Harga suatu PFP NFT sendiri tentu dipengaruhi oleh banyak faktor, baik eksternal maupun internal. Eksternal bisa berarti hype yang dibangun oleh influencer maupun selebriti yang terlibat dalam semacam kemitraan dengan pihak pembuat proyek, sementara faktor internal umumnya mengacu pada hal-hal seperti utilitas maupun roadmap yang ditawarkan oleh masing-masing proyek.

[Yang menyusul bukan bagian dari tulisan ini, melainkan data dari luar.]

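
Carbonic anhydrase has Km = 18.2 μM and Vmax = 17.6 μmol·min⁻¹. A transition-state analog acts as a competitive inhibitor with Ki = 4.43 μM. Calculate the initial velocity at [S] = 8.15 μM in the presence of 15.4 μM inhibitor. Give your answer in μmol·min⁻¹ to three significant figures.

1.60 μmol·min⁻¹

With α = 1 + [I]/Ki = 1 + 15.4/4.43 = 4.476, the competitive rate law is v = Vmax[S] / (αKm + [S]).
v = 17.6×8.15 / (4.476×18.2 + 8.15) = 143.4/89.62 = 1.60 μmol·min⁻¹.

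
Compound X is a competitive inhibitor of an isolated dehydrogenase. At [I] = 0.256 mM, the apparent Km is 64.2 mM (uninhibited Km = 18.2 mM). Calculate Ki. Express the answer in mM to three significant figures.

Competitive: Km,app = α·Km with α = 1 + [I]/Ki.
α = Km,app/Km = 64.2/18.2 = 3.527.
Ki = [I]/(α − 1) = 0.256/2.527 = 0.101 mM.

0.101 mM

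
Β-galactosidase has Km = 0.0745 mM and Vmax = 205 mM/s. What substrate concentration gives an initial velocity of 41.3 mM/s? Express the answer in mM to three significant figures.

Rearranging v = Vmax[S]/(Km+[S]) gives [S] = Km·v/(Vmax − v).
[S] = 0.0745 × 41.3 / (205 − 41.3) = 3.077/163.7 = 0.0188 mM.

0.0188 mM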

Singkat cerita, karya seni yang bagus saja belum cukup untuk menciptakan suatu proyek PFP NFT yang sukses. Menurut DappRadar, proyek PFP NFT juga memerlukan perencanaan strategis yang matang agar bisa berhasil. Masalahnya, tidak semua orang paham bagaimana caranya mendesain utilitas dan roadmap yang baik untuk suatu proyek PFP NFT, dan ini yang menurut Djoni sering menjadi tantangan terbesar kalangan artis NFT.
Lalu apakah proyek PFP NFT mustahil bisa populer tanpa utilitas dan roadmap? Tidak juga, dan ini sempat dibuktikan oleh proyek bernama Goblintown. Tak lama setelah dirilis di bulan Mei 2022, Goblintown dengan cepat menjadi salah satu proyek PFP NFT terpopuler meski kreatornya secara terang-terangan mengatakan bahwa mereka sama sekali tidak menawarkan utilitas maupun roadmap — dan identitas kreatornya pun kala itu juga tidak diketahui sama sekali. Bisa dibilang, Goblintown merupakan bukti akan adanya korelasi antara efek FOMO dengan popularitas suatu proyek PFP NFT.
Penutup
Pasar NFT memang sedang berada di titik terlemahnya dalam beberapa bulan terakhir, ditandai dengan anjloknya harga banyak koleksi NFT dan terus melemahnya nilai tukar cryptocurrency. Meski demikian, PFP NFT tetap menjadi kategori yang cukup diminati, dan sampai akhir September kemarin pun masih ada yang berani mengucurkan dana jutaan dolar demi meminang sebuah NFT CryptoPunk.
Di luar ekosistem Ethereum, PFP NFT juga menunjukkan perkembangan yang positif. September kemarin, penjualan NFT di ekosistem Solana naik hampir dua kali lipat dari bulan sebelumnya menjadi $133 juta, dan ini sebagian besar berasal dari penjualan proyek-proyek PFP NFT baru seperti y00ts dan ABC.